The project is simply out-of-date and not stable enough for production use. We can complain, but in the end, there are people working on this kind of stuff for free. It would be unfair to complain about that.

Instead, we set out to build our own monitoring solution: Celery CloudWatch

Our tool intercepts state changes in tasks and reports the end-results of tasks to AWS CloudWatch. This allows us to inspect failed tasks quite easily:

AWS CloudWatch Celery

AWS CloudWatch can store millions of log entries without issue. It also has great options for filtering them and pulling metrics from them. In other words, it scales very well. Our tool Celery CloudWatch pushes the results of tasks to AWS CloudWatch almost instanly. This will also allow us to develop a dashboard on top of AWS CloudWatch.

Oh, and we open-sourced our tool under the very liberal MIT license: https://github.com/SectorLabs/celery-cloudwatch

Automatic retrying of tasks

As said, tasks will fail.

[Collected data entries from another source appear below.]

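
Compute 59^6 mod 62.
Use repeated squaring. Binary(6) = 110. Walk through the bits of the exponent 6 left-to-right: at each bit after the leading one, square the running value, then multiply by 59 if the bit is 1 (always reducing mod 62):
  bit 1 = 1 (leading): start with 59.
  bit 2 = 1: square 59^2 = 3481 ≡ 9; bit is 1, so multiply 9·59 = 531 ≡ 35 (mod 62).
  bit 3 = 0: square 35^2 = 1225 ≡ 47 (mod 62).
Final value: 59^6 ≡ 47 (mod 62).

Final answer: 47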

Regardless of how robust you think your software is, it's going to fail at some point. It might even fail as a result of an external factor that you can doing nothing about. You should expect failure and deal with it.

One good way to that is to automatically retry tasks when they fail due to certain conditions. Imagine having a task that downloads something from an external source. This could fail due to the external service not being available. These kind of failures are perfectly suited for automatic retrying.

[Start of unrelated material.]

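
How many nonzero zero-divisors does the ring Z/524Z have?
In Z/524Z each nonzero element is either a unit (gcd with 524 is 1) or a zero-divisor (gcd > 1). The number of units is φ(524): factorise 524 = 2^2 · 131, so φ(524) = (2^2 − 2^1) · (131 − 1) = 2 · 130 = 260. The nonzero elements number 524 − 1 = 523. Hence the nonzero zero-divisors number 523 − 260 = 263.

Final answer: Z/524Z has 263 nonzero zero-divisors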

Celery has excellent support for retrying tasks. The only thing it doesn't support is exponential back-offs. Exponential back-offs are much better than a static countdown since it avoids flooding the external service. Instead of retrying every 10 seconds, it would first try again within a second, then 2, 4, 8, 16, 32 etc.

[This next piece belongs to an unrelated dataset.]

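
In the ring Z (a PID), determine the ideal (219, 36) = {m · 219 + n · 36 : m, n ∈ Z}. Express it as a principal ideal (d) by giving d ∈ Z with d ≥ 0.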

As said, Celery doesn't have native support for this. It's easy to implement however:

def retry_task(task, exception=None):
    """Retries the specified task using a "backing off countdown",
    meaning that the interval between retries grows exponentially
    with every retry.

    Arguments:
        task:
            The task to retry.

        exception:
            Optionally, the exception that
            caused the retry.
    """

    def backoff(attempts):
        return 2 ** attempts

    kwargs = {
        'countdown': backoff(task.request.retries),
    }

    if exception:
        kwargs['exc'] = exception

    raise task.retry(**kwargs)

From within a task, this can then be used as following:

@app.task(bind=True)
 def my_task(self):
     if thing_went_wrong:
         retry_task(self)

Configure your workers

The --autoscale option allows Celery workers to decrease and increase the amount of forked processes. This decreases CPU and memory usage in periods of inactivity. For example, you can set --autoscale=10,3, meaning Celery will always keep at least three processes around, but will scale up to ten if needed.

The --max-memory-per-child option is very useful when running on less powerful machines. For example, Heroku standard dynos have a limited amount of memory and Heroku will start killing your dyno if it consumes too much memory for extended periods of time. You can use this option to allow Celery to restart forked processes when they exceed a certain amount of memory.

Use the --time-limit and --soft-time-limit options to prevent tasks for blocking forever. Again, no matter how "stable" you system is, it is possible for tasks to get stuck. These options allow you to make sure that Celery kills them eventually.

Unit test your tasks

With the setting CELERY_ALWAYS_EAGER = True, you can easily unit test your tasks. This setting causes all tasks to be executed as regular functions. Meaning there's no need to run a worker as part of your unit tests. Invocation remains the same though. With the setting enabled these two calls have the same effect:

my_task(1234)
my_task.delay(1234)

Conclusion

Celery is a nice tool for asynchronous job processing, but it requires a lot of configuration and tuning to get it right. The amount of available monitoring and reporting tools is limited, so you will end up developing your own.

All-in, worth doing, but be prepared to invest some time into it.